One of the greatest challenges advisors face is efficiently managing their clients’ portfolios. Moreover, as the number of clients grow, unless we have a good system in place, the challenge may only get worse. Here’s what I’m doing to stay on top of this all-important task.
Delegate or Do-It-Yourself?
As advisors, we are obligated to manage our clients’ assets to the best of our abilities; some under a fiduciary capacity, some under a suitability requirement. We can do it ourselves or delegate this task to an outside firm. Giving this task to an outside firm would require that we have a great deal of trust in them, much as our clients had to have when they selected us as their advisor. At this point, I choose to manage client assets myself. However, I can imagine a day when I outsource this to a money management firm. If you are doing it yourself, a necessary prerequisite will be to divide your book into segments. Let’s take a brief look at this.

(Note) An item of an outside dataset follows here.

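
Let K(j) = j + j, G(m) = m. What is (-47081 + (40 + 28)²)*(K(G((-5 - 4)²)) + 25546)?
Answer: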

Inch by Inch, It’s a Cinch
One of the most important issues we can tackle is client segmentation. In other words, we need to divide our clients into groups, based on certain criteria, and determine the services we will provide to each group. Many of us, myself included, would like to provide the same services to all clients, but in reality, this is not feasible. Therefore, I have grouped my clients into A, B and C. Nothing startling there, I admit. What’s important is that you create the groups and that the segmentation works for you.